Very interesting. I don't remember the app, but it sounds useful. I wonder if it would work with wifi iPads as well as computers? I no longer have a laptop, but it would allow me to use the wifi iPad while traveling with my iPhone's unlimited data plan.


----------



## mooshie78 (Jul 15, 2010)

Yes, it would work with any wifi device including the iPad.  Just turns the phone into a wifi hotspot, so anything that can pick up the signal can connect.


----------



## ilmkidunya1 (Mar 9, 2012)

Is that free of cost or paid


----------



## corkyb (Apr 25, 2009)

$15 per year if pre-ordered, $30 per year if ordered after it launches.  It has either launched or is launching soon.


----------



## hsuthard (Jan 6, 2010)

I looked at the website and don't see anywhere that it would work as a wifi hotspot for my iPad. I don't have a laptop but would love to have it work as a hotspot for the kids' iDevices.


----------



## Chad Winters (Oct 28, 2008)

I tried to find that out too. Seems like they should say one way or another


----------



## mooshie78 (Jul 15, 2010)

As far as I know a wifi hot spot will work with ANY device that can pick up a wifi signal.  Occasionally you get something goofy where a certain device doesn't work well with a certain brand router or mifi hot spot etc.  But I don't know of any that specifically block certain types of devices.

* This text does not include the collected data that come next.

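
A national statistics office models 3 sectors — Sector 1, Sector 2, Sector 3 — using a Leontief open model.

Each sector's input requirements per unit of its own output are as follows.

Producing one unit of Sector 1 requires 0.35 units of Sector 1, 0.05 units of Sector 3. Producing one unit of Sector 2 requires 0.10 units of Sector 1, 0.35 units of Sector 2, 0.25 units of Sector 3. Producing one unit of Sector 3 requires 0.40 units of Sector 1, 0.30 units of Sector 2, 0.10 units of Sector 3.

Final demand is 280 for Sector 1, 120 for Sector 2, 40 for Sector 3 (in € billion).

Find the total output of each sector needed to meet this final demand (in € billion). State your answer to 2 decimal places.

x_1 = 558.99, x_2 = 251.74, x_3 = 145.43

I − A =
  [   0.65    -0.10    -0.40]
  [   0.00     0.65    -0.30]
  [  -0.05    -0.25     0.90]
Cofactors of I−A, C_ij = (−1)^(i+j)·(minor ij) (rows/columns in the sector order above):
  C_11 = (0.65)(0.90) − (-0.30)(-0.25) = 0.5100
  C_12 = −[(0.00)(0.90) − (-0.30)(-0.05)] = 0.0150
  C_13 = (0.00)(-0.25) − (0.65)(-0.05) = 0.0325
  C_21 = −[(-0.10)(0.90) − (-0.40)(-0.25)] = 0.1900
  C_22 = (0.65)(0.90) − (-0.40)(-0.05) = 0.5650
  C_23 = −[(0.65)(-0.25) − (-0.10)(-0.05)] = 0.1675
  C_31 = (-0.10)(-0.30) − (-0.40)(0.65) = 0.2900
  C_32 = −[(0.65)(-0.30) − (-0.40)(0.00)] = 0.1950
  C_33 = (0.65)(0.65) − (-0.10)(0.00) = 0.4225
det(I−A) = Σ_j (I−A)_1j·C_1j = (0.65)(0.5100) + (-0.10)(0.0150) + (-0.40)(0.0325) = 0.3170
adj(I−A) = Cᵀ =
  [ 0.5100   0.1900   0.2900]
  [ 0.0150   0.5650   0.1950]
  [ 0.0325   0.1675   0.4225]
(I − A)⁻¹ = adj(I−A) / det(I−A) ≈
  [   1.6088     0.5994     0.9148]
  [   0.0473     1.7823     0.6151]
  [   0.1025     0.5284     1.3328]
x = (I − A)⁻¹ d = adj(I−A)·d / det(I−A), with det(I−A) = 0.3170:
  x_1 = (0.5100·280 + 0.1900·120 + 0.2900·40) / 0.3170 = 177.20 / 0.3170 ≈ 558.99
  x_2 = (0.0150·280 + 0.5650·120 + 0.1950·40) / 0.3170 = 79.80 / 0.3170 ≈ 251.74
  x_3 = (0.0325·280 + 0.1675·120 + 0.4225·40) / 0.3170 = 46.10 / 0.3170 ≈ 145.43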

They just send out a wifi signal, and any device that can see it and connect can log in and use it.

Apple isn't going to play up that the iPad can use the phone hot spot as:

1)  This is a work around for an app they banned from the App store.  

2)  Their cellular partners hate these kind of apps/sites as they keep people from buying iPad data plans.

3)  Apple wants people to buy the 3g/4g iPad's as they have to make a big profit on those since they cost $130 more and there's no way the 3G/4G components cost anywhere near that.


----------



## Betsy the Quilter (Oct 27, 2008)

As I read this, it is set up to create an "ad hoc" network with another device, which is, as I understand it, is slightly different than a "wifi hotspot.  Though I don't understand it very well at all.  I do know that it's different.

Betsy


----------



## mooshie78 (Jul 15, 2010)

Ah, that may be different then.  The app version that got pulled just made it a wifi hotspot


----------